Metro Authority announces new strategy to remove vendors from stations
Street Vendors near by Helwan Metro station - YOUM7/Hussien Tallal

CAIRO:  Authorities are adopting new measures to remove vendors selling their goods in Greater Cairo’s Metro system.

Head of the National Authority for Tunnels Maj. Gen. Ismail Al-Nagdy announced in statements that Metro vendors, who frequently hawk their wares on Metro cars, will be controlled within the coming months.

Nagdy said during an interview on the “El-Sada el-Mohtarameen” (Respectable Gentlemen) television show Wednesday that they are considering adding different entrances and security dogs to current security methods inside Metro stations.

Ali Fadali, head of the Metro Company said Saturday to Youm7 that they have announced new plans to rid the stations completely of vendors among the Metro’s three lines. “We scheduled a plan to exclude them completely from the Metro stations gradually,” he said.

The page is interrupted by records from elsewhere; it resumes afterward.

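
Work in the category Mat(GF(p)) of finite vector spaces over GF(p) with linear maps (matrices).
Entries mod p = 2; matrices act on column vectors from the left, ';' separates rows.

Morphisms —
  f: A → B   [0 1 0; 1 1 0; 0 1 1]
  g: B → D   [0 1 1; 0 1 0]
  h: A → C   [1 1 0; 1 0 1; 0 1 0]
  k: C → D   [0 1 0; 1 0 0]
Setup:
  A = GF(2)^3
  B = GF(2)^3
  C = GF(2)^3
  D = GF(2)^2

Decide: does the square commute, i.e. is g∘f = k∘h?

Answer: COMMUTES

Trace:
Along f;g (path 1):
  e0=[1,0,0] f→[0,1,0] g→[1,1]
  e1=[0,1,0] f→[1,1,1] g→[0,1]
  e2=[0,0,1] f→[0,0,1] g→[1,0]
  result₁ = [1 0 1; 1 1 0]
Along h;k (path 2):
  e0=[1,0,0] h→[1,1,0] k→[1,1]
  e1=[0,1,0] h→[1,0,1] k→[0,1]
  e2=[0,0,1] h→[0,1,0] k→[1,0]
  result₂ = [1 0 1; 1 1 0]
Equal? equal; square commutes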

Fadali said they will cooperate with police, especially on the First Line to control vendors.

The existence of the vendors inside Metro stations has become a source of nuisance to the government and citizens as well, he said.

“They are blocking the entrance of many stations, which isn’t acceptable,” Fadali said.

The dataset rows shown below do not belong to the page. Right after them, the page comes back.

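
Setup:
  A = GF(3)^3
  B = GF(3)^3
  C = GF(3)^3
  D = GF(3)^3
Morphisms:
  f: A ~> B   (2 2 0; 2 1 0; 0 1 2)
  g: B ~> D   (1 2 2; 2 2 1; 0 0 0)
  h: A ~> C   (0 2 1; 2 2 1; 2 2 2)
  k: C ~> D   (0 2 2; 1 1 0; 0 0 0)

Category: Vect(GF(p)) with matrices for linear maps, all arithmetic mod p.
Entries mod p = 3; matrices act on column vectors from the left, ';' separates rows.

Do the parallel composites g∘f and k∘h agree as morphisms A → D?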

He added that the vendors “control” specific stations, including Ghamra, Gamal Abdel Nasser, Demrdash and Mataria, and those will be the first stations where they are removed.

The Metro’s take on vendor “problems” coincides with addressing its recent dire financial difficulties.

“We are thinking of alternative solutions to overcome the financial problems that the authority is facing, including making advertisement deals in the stations instead of raising tickets prices, as was announced before,” Nagdy said.

Nagdy told Sabah al-Tahrir television show last month that the ticket price hike was necessary. “We are leaning towards raising the Metro ticket price,” Nagdy said. “We have to be honest with the people.”

He added that the authority ran a deficit of around 180 million EGP ($25.16 million) in July. “The real cost of the ticket is 8 EGP and we are considering raising the current cost by one more pound, as we think that it is the only possible solution,” Nagdy said.

Currently, Metro ticket prices stand at a fixed 1 EGP per trip, regardless of length.

“We receive a lot of complaints from the first line of the Metro, including that there is no ventilation system, and some describe it as ‘inhuman,’ and well, they are right,” Nagdy said.

He added in other statements on Al-Hayah television channel last month that the rise in the cost of tickets would be used to play public music on the commuter line, which drew wide criticism.

President Abdel Fatah al-Sisi, however, denied that the Metro ticket price would be increased during a meeting with press figures on Sunday, Aug. 24.

“Ticket prices will not be raised in recognition of the economic difficulties faced by those who use the Metro,” Sisi said.

He added that if transportation subsidies were lifted, it would raise the cost of Metro tickets from their current 1 EGP to 9 EGP.